FINANCE How to Speak Money by John Lanchester, Faber, hardback, out now. In autumn 2008, as billions were being wiped off the stockmarket, I found myself in a roomful of writers. “Where’s all the money gone?” asked one. Nervous laughter; no answer. As John Lanchester would say, we only “sorta-kinda” knew. His mission is to combat the baffled impotence most of us feel when bombarded by financial news; his method is carrot and stick. Economics affects us all, he insists; individually and collectively, we cannot afford to ignore it. But (the carrot) if you can master the lingo, it becomes commonsensical, and surprisingly entertaining. In Lanchester’s clear, companionable prose, the fog surrounding terms like quantitative easing and residential mortgage-backed securities evaporates. Emboldened, you embrace whole news concepts—plogs, bail-ins, fungibility. The effect is exhilarating. You can do it; this can help.

FICTION Lila by Marilynne Robinson, Virago, hardback, out Oct 9th. What’s so great about Marilynne Robinson? Her novels are few: this is her fourth in 35 years. They are uneventful, and unfashionably rooted in questions of faith. They return repeatedly to the same ageing minister, the Rev. John Ames, in his one-horse Iowa town, Gilead. But Gilead is the grain of sand through which Robinson explores eternity, and she does so in a quiet, ruminative style that takes over your heart as well as your head. Once you’ve fallen under her spell, she’s not just mesmerising but indispensable. You urge your friends to read her. Here, she turns to Ames’s young wife, Lila, an unwanted child rescued and raised by a rough-cut, itinerant saint. It’s a love story, unconventional and deeply moving. It’s also a reflection on suffering and joy; on the mystery that “life on Earth is difficult and grave, and marvellous.”

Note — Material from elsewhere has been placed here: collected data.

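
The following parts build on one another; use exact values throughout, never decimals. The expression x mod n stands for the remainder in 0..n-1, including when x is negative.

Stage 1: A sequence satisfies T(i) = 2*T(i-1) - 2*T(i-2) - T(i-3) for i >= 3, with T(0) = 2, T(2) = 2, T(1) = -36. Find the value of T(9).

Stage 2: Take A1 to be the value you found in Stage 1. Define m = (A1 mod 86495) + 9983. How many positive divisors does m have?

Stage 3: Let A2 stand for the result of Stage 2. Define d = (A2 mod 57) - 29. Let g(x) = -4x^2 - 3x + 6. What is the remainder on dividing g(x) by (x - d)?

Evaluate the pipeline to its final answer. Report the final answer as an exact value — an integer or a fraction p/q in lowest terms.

-39

Stage 1: T(3) = 2*(2) - 2*(-36) - 1*(2) = 74; iterating: T(3)=74, T(4)=180, T(5)=210, T(6)=-14, T(7)=-628, T(8)=-1438, T(9)=-1606; answer -1606
Stage 2: A1 = -1606; m = 94872; 94872 = 2^3 * 3 * 59 * 67; number of divisors = (3+1) * (1+1) * (1+1) * (1+1) = 32; answer 32
Stage 3: A2 = 32; d = 3; remainder = value at the root: -4*(3)^2 - 3*(3)^1 + 6 = (-36) + (-9) + (6) = -39; answer -39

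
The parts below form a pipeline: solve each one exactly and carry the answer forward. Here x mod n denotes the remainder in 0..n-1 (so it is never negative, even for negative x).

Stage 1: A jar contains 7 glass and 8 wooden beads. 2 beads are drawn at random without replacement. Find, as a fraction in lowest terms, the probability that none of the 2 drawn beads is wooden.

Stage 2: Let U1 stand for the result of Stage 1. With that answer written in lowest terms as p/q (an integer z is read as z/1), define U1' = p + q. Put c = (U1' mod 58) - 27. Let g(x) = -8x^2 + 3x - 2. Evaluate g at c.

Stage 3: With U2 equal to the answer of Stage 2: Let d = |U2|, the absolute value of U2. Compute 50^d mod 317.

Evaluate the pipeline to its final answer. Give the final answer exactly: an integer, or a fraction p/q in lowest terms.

Stage 1: total draws C(15,2) = 105; favorable C(7,2) = 21; P = 1/5; answer 1/5
Stage 2: U1 = 1/5; threaded value p + q = 6; c = -21; -8*(-21)^2 + 3*(-21)^1 - 2 = (-3528) + (-63) + (-2) = -3593; answer -3593
Stage 3: U2 = -3593; d = 3593; squarings mod 317: 50^1=50, 50^2=281, 50^4=28, 50^8=150, 50^16=310, 50^32=49, 50^64=182, 50^128=156, 50^256=244, 50^512=257, 50^1024=113, 50^2048=89; 50^3593 = 50^1 * 50^8 * 50^512 * 50^1024 * 50^2048 = 183 (mod 317); answer 183

183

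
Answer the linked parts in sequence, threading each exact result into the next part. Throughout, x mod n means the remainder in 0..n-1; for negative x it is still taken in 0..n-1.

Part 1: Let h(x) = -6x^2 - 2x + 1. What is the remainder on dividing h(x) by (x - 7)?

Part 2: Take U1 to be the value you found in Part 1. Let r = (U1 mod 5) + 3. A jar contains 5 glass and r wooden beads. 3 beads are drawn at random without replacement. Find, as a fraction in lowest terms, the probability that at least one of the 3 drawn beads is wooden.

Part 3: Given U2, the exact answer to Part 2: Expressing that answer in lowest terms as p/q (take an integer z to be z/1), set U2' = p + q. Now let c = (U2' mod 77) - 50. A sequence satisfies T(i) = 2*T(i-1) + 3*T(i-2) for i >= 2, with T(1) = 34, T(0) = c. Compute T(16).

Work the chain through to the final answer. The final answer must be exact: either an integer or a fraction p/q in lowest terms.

Part 1: remainder = value at the root: -6*(7)^2 - 2*(7)^1 + 1 = (-294) + (-14) + (1) = -307; answer -307
Part 2: U1 = -307; r = 6; total draws C(11,3) = 165; complement C(5,3) = 10; favorable 165 - 10 = 155; P = 31/33; answer 31/33
Part 3: U2 = 31/33; threaded value p + q = 64; c = 14; T(2) = 2*(34) + 3*(14) = 110; iterating: T(2)=110, T(3)=322, T(4)=974, T(5)=2914, T(6)=8750, T(7)=26242, T(8)=78734, T(9)=236194, T(10)=708590, T(11)=2125762, T(12)=6377294, T(13)=19131874, T(14)=57395630, T(15)=172186882, T(16)=516560654; answer 516560654

516560654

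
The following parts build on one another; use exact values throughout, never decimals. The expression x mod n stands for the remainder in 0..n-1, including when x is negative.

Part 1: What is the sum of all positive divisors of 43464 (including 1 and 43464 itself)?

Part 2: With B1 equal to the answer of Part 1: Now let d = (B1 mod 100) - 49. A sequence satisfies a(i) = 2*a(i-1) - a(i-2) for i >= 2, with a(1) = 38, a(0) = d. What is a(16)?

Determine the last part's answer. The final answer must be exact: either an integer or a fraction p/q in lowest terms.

1043

Part 1: 43464 = 2^3 * 3 * 1811; sigma = (1 + 2 + 4 + 8) * (1 + 3) * (1 + 1811) = 15 * 4 * 1812 = 108720; answer 108720
Part 2: B1 = 108720; d = -29; a(2) = 2*(38) - 1*(-29) = 105; iterating: a(2)=105, a(3)=172, a(4)=239, a(5)=306, a(6)=373, a(7)=440, a(8)=507, a(9)=574, a(10)=641, a(11)=708, a(12)=775, a(13)=842, a(14)=909, a(15)=976, a(16)=1043; answer 1043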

The Children Act by Ian McEwan, Cape, hardback, out now. Fiona Maye, a childless High Court judge working in the Family Division, has a razor-sharp mind, an unblemished reputation and a happy marriage. Her equilibrium seems steel-plated. Then, simultaneously, her husband falls for a younger woman, and she’s called to adjudicate in the case of a 17-year-old Jehovah’s Witness, Adam Henry, refusing medical treatment without which he’ll die. The twin challenges both break and make her. There are flaws here. The relationship between Fiona and Adam sometimes strains credulity. I longed for McEwan, so comfortable in the Mayes’ silk-dressing-gowned world, to venture into the working-class Henrys’. But he pulls us convincingly into the mind of a 59-year-old woman as she wonders what her life has amounted to, and he does so in crisp prose that is, like Fiona’s, “almost ironic, almost warm”.

The Assassination of Margaret Thatcher by Hilary Mantel, 4th Estate, hardback, out now. “Sorry to Disturb”, the first of these dark tales, might have lent its title to the whole collection. Story by story, Hilary Mantel leads us into apparently innocuous settings—a solicitors’ office in Wilmslow, a hotel in the East Midlands, a surgery in Harley Street (that street ending not in Marylebone Road but in “death and the place you were before you were born”)—only to reveal them crepitating with misery. As in “Wolf Hall”, she involves all five senses. In the Jeddah apartment where an expat wife falls prey to an unwelcome visitor, we hear the rattle of the air conditioning, smell the insecticide, feel the heavy coffin-lid doors. We become so inured to strangeness and shoals of ghosts that the final, title, story, in which an IRA marksman waits to murder the prime minister, seems bland, almost tame.